Under the Table and Dreaming

Under the Table & Dreaming

Under the Table & Dreaming

午前中に配達される。10日くらい前にアマゾンで注文しておいた品物。アメリカのレコード・ショップからの配送だが意外と早いという印象だ。
デイヴ・マシューズ・バンドの記念すべきデビュー作である。今回はこの1枚とサックス奏者リロイ・ムーアの死去以後に発表された2009年作の「Big Whiskey & the GrooGrux King」の2枚を購入した。もう完全にこのバンドにはまりまくっている。
このデビュー作を聴いていると、所謂デビュー作の初々しさみたいなものは微塵も感じない。いきなりの完成度、なんていうか満を持してみたいな感じである。
1曲目の「Best of What's Around」、ターンテーブルに盤をのせていきなりかかるとそんな表現をしたい曲である。
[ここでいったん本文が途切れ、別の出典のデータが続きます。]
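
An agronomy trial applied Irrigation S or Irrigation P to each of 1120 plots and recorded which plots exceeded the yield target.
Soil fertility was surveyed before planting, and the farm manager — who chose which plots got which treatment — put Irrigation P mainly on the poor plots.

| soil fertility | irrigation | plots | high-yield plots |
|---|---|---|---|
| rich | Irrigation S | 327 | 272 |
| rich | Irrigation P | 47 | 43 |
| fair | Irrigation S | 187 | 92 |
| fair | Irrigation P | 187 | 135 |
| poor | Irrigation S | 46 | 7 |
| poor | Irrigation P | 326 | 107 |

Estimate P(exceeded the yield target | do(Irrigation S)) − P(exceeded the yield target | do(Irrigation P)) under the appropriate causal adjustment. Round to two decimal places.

-0.16

Soil fertility satisfies the back-door criterion: it is not a descendant of the irrigation, and it blocks the spurious path from irrigation to outcome. Adjusting for it (i.e., using the within-soil fertility rates) gives the causal effect.
Adjusting over the population distribution of soil fertility: 0.334·(0.832−0.915) + 0.334·(0.492−0.722) + 0.332·(0.152−0.328) = -0.163.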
マイナーなブルース調で始まり。バックのアコースティック・ギターとベースのラインがしびれる。それから曲調は転調を繰り返してみたいな感じで続く。けっこう複雑なメロディーラインだと思う。起伏のある複雑なメロディ、それを難なくこなしていくメンバーの技術、一体感、そのへんがこのバンドの特徴かもしれない。
そして2曲目の「What Would You Say」のグルーブ感の高まり。もろにスティーヴン・スティルスばりのアコギのイントロの次に入ってくるハーモニカ。そこにこのバンドのある意味での売りであるカーター・ビューフォードの小気味の良いドラミングが被さっていく。はまる、はまる。この曲あたりを聴いているとマシューズの出自はおそらくCSN&Y、たぶんスティーヴン・スティルスのフォロワーだったろうと確信的に思ってみたりする。
すでに購入した「crash」とこのアルバムは同じ流れにある。ある意味甲乙つけがたいところだな。どちらを良しとするかは本当に好みの問題だろう。本作は1994年のデビュー作だが古さとか当時の時代性とかを感じさせるものはない。演奏はアメリカン・ロックのテイストにジャズやプログレの風味が加味されている。ある種、アメリカン・ロックの王道みたいな感じだろうか。
一聴すると斬新な感じがするバイオリンとサックスとアコギをフロントにした演奏スタイルはすぐに慣れる。バイオリンとサックスは様々な演奏技術を駆使する。特に驚くのはボイド・ティンズレーのバイオリンの奏法だ。あるときはストリングそのままにゆったりと豊かな情感をこめている。あるときはアコギのリフのようなリズミを刻む。そしてまたあるときはプログレロックのギターのような速い、どこまでも速いアドリブをこなしていく。
バイオリンとロックの融合は以前にもいくつかのバンドで試みられているけど、これほどマッチした演奏はなかったんじゃないかという印象だ。このバンドはすごい、たぶんしばらくはまり続けそうだ。